• February 11, 2021 |

    remote reflections

    what i realized from my semester at home

    article by , illustrated by

    After an abrupt flight back home involving my dad armed with a tub of Clorox wipes and a bottle of hand sanitizer in the two side pockets of his backpack, I arrived in the sweltering heat of Houston, Texas, and shed all of my winter layers. If you had told me I would wind up back in my childhood bedroom in early March 2020, I would probably have laughed in the zero-decibel section of the SciLi. Now, looking back at this year of COVID-19, I find my daily life having taken some unpredictable twists. The memories of sitting with my friends in the V-Dub during Chicken Finger Friday and waking up in time to walk across the Main Green to a 9 a.m. lecture my freshman year now seem like distant dreams. In the meantime, I have renewed my appreciation for living at home, all while finding new ways to connect to my friends and classes online. I would be the first, though, to admit it was easier said than done. Here are some emotional pitfalls and lessons from my experiences studying remotely for a year. 


    Routine, Routine, Routine! 

    As classes returned virtually, I—like many of us—could no longer find the motivation to change out of my baggy t-shirts and pajama pants while readjusting to living around my family’s schedule. Worse yet, my regularly energetic self started feeling absolutely drained after just a single online class. I have never yearned more to sit in a lecture hall with three hundred people or to put on shoes that were not slippers. Now, at the very least, I make sure to look somewhat presentable by throwing on some comfortable, color-coordinated sweatpants and a top. If I’m feeling a little rowdier, my neglected makeup bag gets some long overdue attention. It truly amazes me that such little actions could bring up my mood while sitting in front of my computer screen each day. 



    About a year ago, I had never heard of the now ubiquitous video-call platform Zoom. With Zoom taking up a substantial portion of our days, I found my social anxiety skyrocketing as a response. First, finding the most ideal place to sit proved to be a frequent battle, given the variables of how loudly my dogs were barking versus which wall seemed the most unrevealing of any particular personality traits. One might argue this extra step seems somewhat counterproductive toward attempting to meet new people, and after this past fall, I would agree. When someone in my art history class private messaged me in our section about how much they liked the Van Gogh sunflower print hanging on the wall behind me, I first saw the little black box notification pop up and worried my TA was messaging about not participating enough. But when one of the people in my section sent a cute message about how much they liked Van Gogh, it jolted me out of lethargy. We started messaging occasionally during section about questions over the readings or paintings we liked. Meeting new people over Zoom seemed strange at first, but now I think it’s one of the best ways to survive Zoom University. 

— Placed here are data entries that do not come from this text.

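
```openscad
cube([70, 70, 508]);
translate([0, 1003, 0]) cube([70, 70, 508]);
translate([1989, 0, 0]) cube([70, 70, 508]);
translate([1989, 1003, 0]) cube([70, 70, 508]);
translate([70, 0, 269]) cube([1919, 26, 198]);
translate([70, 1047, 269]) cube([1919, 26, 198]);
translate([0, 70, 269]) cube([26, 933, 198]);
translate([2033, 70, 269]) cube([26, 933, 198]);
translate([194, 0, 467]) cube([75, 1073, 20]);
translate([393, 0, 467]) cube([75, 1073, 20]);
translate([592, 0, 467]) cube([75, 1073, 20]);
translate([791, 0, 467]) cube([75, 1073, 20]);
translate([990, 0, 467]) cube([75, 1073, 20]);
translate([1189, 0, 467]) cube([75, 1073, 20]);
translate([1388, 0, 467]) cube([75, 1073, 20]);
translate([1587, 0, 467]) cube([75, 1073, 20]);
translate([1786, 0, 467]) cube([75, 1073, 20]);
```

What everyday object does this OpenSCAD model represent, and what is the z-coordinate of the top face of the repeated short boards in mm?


A bed frame. The slat-top height is 487 mm.

Four posts, four rails, and a row of slats — a bed frame. Slats sit on the rails at z = 269 + 198 = 467; with slat thickness 20, the top is 487 mm.


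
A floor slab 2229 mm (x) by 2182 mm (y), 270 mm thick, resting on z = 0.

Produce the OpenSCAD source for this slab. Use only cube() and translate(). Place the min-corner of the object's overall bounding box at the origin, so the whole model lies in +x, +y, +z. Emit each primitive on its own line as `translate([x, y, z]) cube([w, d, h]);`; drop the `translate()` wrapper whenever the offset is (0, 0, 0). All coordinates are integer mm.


cube([2229, 2182, 270]);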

    Seeing Snapchat stories of my friends in their pods felt like I was missing out on joint experiences and quality time to strengthen our relationships. Luckily, I formed a decently solid friend group freshman year, but sometimes I worry about our closeness since we had only known each other for a short time. This is when Facetime, iMessage, Snapchat, Instagram, TikTok, Netflix Party, and any other messaging platform saved my mental health and craving for contact. Having the opportunity to scream at and bash the secondhand embarrassment of The Kissing Booth 2 with friends on Netflix Party gave me a much-needed recess from reality as the pandemic raged on during the summer. Even though I am miles away from my friends at Brown, it still feels refreshing when my parents ask if I want to go to dinner or take a walk with them. Some of my friends wonder how I’m secure about living at home far away from everyone else at Brown, and I tell them about how spending time with my family makes me feel happier and satisfies those social cravings. 

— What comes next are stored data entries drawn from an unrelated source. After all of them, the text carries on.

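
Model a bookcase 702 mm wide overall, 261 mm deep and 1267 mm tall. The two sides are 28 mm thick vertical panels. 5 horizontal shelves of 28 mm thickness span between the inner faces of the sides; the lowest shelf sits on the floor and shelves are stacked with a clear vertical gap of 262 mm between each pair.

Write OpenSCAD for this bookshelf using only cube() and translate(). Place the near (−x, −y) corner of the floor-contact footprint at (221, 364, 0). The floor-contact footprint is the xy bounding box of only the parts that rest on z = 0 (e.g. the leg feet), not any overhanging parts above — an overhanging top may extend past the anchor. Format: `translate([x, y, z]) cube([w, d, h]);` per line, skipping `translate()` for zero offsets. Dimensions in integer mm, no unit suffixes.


translate([221, 364, 0]) cube([28, 261, 1267]);
translate([895, 364, 0]) cube([28, 261, 1267]);
translate([249, 364, 0]) cube([646, 261, 28]);
translate([249, 364, 290]) cube([646, 261, 28]);
translate([249, 364, 580]) cube([646, 261, 28]);
translate([249, 364, 870]) cube([646, 261, 28]);
translate([249, 364, 1160]) cube([646, 261, 28]);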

    Deep in the Heart of Texas

    Despite feeling embarrassed about being asked if I rode a horse to school during freshmen orientation, my unexpected return home ignited a strong pride in hailing from yeehaw land. Some semblance of normalcy returned with the comfort foods of home. Considering most of the variety in my life related to what we were eating for dinner, the sight of takeout red oil dumplings and queso reminded me to appreciate the nostalgic experiences of home as well as the additional time with my parents and sister. While my opinion might have been different at the beginning of the pandemic, I appreciate this time with my family as I know the day will come soon enough when I will have to play adult on my own. The irony of the whole situation is that I always wanted to leave Texas and move to a subjectively more exciting place, even though I’m from the fourth-largest city in the country. Without the pandemic, I don’t believe I would have fallen in love with my home again with the same child-like wonder of my kindergarten days. 


    While this past year has felt quite different from my first semester on College Hill, I grew in new ways and hope that these quarantine lessons serve all of us well in the future. Sometimes, I’m overwhelmed with the sense that living at home and reexperiencing parts of my childhood has put my life on pause, yet it has also rapidly aged me as I lose time from what I could potentially do if there wasn’t a global pandemic. But maybe tracing back our steps can help us truly understand ourselves and allow us to take another look at the things we had but might have taken for granted. Though I am looking forward to the day when we can step into Jo’s during the weekend for an escape from the blistering cold and, of course, a recovery meal of a spicy with and fries.